De takkenrillen van GeuzeGroen

De Kelten maakten al gebruik van takkenwallen om hun landbouwgewassen te beschermen en in de Middeleeuwen werden ze ook hier populair. In de 20e eeuw werden heggen en takkenrillen door schaalvergroting van de landbouw steeds meer vervangen door afscheidingen van prikkeldraad. Achteraf bleek dit zeer nadelig voor de biodiversiteit.

Zeeuwse haag en ril
Foto: Jan Meijer

Bescherming aanplant voedselbuurtbos

In eerste instantie dient de takkenril als extra bescherming van onze prille aanplant. De zuidkant van het wandelpad rondom GeuzeGroen is met uitzondering van het broedseizoen (15 maart t/m 15 juli) als losloopgebied voor honden aangemerkt en onze stekelige Zeeuwse Haag van o.a. meidoorn, sleedoorn, roos en veldesdoorn is nog niet ondoordringbaar genoeg om onstuimig springende en achter hazen rennende honden tegen te houden. Er zijn daardoor in de loop van het eerste jaar toch helaas meerdere (geënte) fruit- en notenboompjes gesneuveld.

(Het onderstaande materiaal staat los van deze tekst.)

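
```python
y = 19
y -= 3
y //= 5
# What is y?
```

Trace:
`y = 19` → y = 19
`y -= 3` → y = 16
`y //= 5` → y = 3
So y = 3

Answer: 3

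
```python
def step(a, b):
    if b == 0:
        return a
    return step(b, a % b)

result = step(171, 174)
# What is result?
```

step(171, 174) -> step(174, 171) -> step(171, 3) -> step(3, 0) -> 3

Answer: 3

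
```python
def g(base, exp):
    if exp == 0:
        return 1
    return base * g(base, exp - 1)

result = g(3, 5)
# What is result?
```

g(3, 5) = 3 * 3 * 3 * 3 * 3 = 243

Answer: 243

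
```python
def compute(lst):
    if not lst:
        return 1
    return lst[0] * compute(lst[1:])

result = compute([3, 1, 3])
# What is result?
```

Product over [3, 1, 3] = 3 * 1 * 3 = 9

Answer: 9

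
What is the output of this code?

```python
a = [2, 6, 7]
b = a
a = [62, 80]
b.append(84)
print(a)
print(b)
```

Key concept: rebinding vs mutation: a is rebound to a new list, b still points at the original.
Step by step:
`a = [2, 6, 7]` → a = [2, 6, 7]
`b = a` → b = [2, 6, 7] (same object as a)
`a = [62, 80]` → a = [62, 80]
`b.append(84)` → b = [2, 6, 7, 84]
`print(a)` → prints [62, 80]
`print(b)` → prints [2, 6, 7, 84]

Answer:
[62, 80]
[2, 6, 7, 84]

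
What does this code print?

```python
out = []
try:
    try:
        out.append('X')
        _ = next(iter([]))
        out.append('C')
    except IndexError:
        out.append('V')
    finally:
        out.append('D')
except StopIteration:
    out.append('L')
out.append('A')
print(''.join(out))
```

Execution trace: 'X' (inner try body) → 'D' (inner finally) → 'L' (outer except StopIteration) → 'A' (after the try/except). Output: XDLA

Answer: XDLA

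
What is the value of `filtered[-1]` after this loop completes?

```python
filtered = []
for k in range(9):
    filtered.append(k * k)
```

Last element of squares 0 to 8
`filtered` takes the values: [] → [0] → [0, 1] → [0, 1, 4] → [0, 1, 4, 9] → [0, 1, 4, 9, 16] → [0, 1, 4, 9, 16, 25] → [0, 1, 4, 9, 16, 25, 36] → [0, 1, 4, 9, 16, 25, 36, 49] → [0, 1, 4, 9, 16, 25, 36, 49, 64]
So `filtered[-1]` = 64

Answer: 64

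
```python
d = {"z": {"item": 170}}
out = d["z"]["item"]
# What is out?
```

Trace:
`d = {"z": {"item": 170}}` → d = {'z': {'item': 170}}
`out = d["z"]["item"]` → out = 170
So out = 170

Answer: 170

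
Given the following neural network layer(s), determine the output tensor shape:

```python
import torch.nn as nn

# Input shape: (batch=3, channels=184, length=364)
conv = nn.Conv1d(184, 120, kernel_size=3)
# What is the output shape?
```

Input: (3, 184, 364) -> Output: (3, 120, 362)

Answer: (3, 120, 362)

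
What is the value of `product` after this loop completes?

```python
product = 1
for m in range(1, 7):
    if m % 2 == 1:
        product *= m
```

Product of odd numbers 1 to 6
`product` takes the values: 1 → 3 → 15

Answer: 15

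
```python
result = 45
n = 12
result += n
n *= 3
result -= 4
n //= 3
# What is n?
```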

We zijn daarom met de takkenril begonnen bij de wandelpaden die langs het voedselbuurtbos lopen. We gebruiken snoeihout, dat we lokaal ophaalden of kregen van de Natuurtuin in het Westerpark, de Margrietschool, particulieren, wijktuin de Zoete Aarde, een boer en een boomverzorger. We hebben een dubbele rij palen (gezaagd uit dit snoeihout) op ongeveer een halve meter binnen deze Zeeuwse Haag gezet en de ruimte tussen de palen opgevuld met horizontaal liggende, in elkaar verstrengelde takken. Zo wordt een vrij dichte haag gevormd, die als natuurlijke barrière het voedselbos bescherming gaat bieden.

 

Heel nuttig voor de biodiversiteit!

Met die takkenril wordt wind tegengehouden en zo creëren we een microklimaat waar kleine dieren naar op zoek zijn. Heel veel insecten maken dan ook gebruik van de beschermde plekjes in de takkenril om te schuilen. Zij zijn weer voedsel voor vogels en zoogdieren, waardoor dit ook voor hen een goede nest-, voedsel- en schuilplek is.

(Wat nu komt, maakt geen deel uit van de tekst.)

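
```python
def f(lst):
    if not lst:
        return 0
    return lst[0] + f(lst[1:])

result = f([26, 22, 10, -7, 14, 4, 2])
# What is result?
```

26 + 22 + 10 + (-7) + 14 + 4 + 2 + 0 = 71

Answer: 71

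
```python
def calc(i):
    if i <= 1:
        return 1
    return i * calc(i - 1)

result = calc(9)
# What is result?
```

calc(9) = 9 * 8 * 7 * 6 * 5 * 4 * 3 * 2 * 1 = 362880

Answer: 362880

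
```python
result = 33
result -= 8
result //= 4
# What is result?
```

Trace:
`result = 33` → result = 33
`result -= 8` → result = 25
`result //= 4` → result = 6
So result = 6

Answer: 6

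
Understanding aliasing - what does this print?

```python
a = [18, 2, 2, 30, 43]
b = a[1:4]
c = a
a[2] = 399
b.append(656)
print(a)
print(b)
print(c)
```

Key concept: slice vs alias.
Step by step:
`a = [18, 2, 2, 30, 43]` → a = [18, 2, 2, 30, 43]
`b = a[1:4]` → b = [2, 2, 30]
`c = a` → c = [18, 2, 2, 30, 43] (same object as a)
`a[2] = 399` → a = [18, 2, 399, 30, 43] (same object as c); c = [18, 2, 399, 30, 43] (same object as a)
`b.append(656)` → b = [2, 2, 30, 656]
`print(a)` → prints [18, 2, 399, 30, 43]
`print(b)` → prints [2, 2, 30, 656]
`print(c)` → prints [18, 2, 399, 30, 43]

Answer:
[18, 2, 399, 30, 43]
[2, 2, 30, 656]
[18, 2, 399, 30, 43]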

Amfibieën en reptielen overwinteren hier, omdat ze er bescherming vinden tegen vorst en temperatuurschommelingen, maar ook enkele vlindersoorten zetten hun eitjes af op het dode hout. Schimmels en zwammen breken het dode hout weer langzaam af, waardoor de takkenril jaarlijks eenvoudig kan worden aangevuld met overtollig snoeihout.

Een groot deel van onze takkenril loopt van oost naar west waardoor meerdere microklimaten ontstaan: een zonzijde en een schaduwzijde. De dieren die hier bescherming vinden, dragen een heleboel verschillende zaden met zich mee die ze vooral via hun uitwerpselen verspreiden. Zo kunnen er in de schaduwzijde van de takkenril bijvoorbeeld ook varens gaan groeien.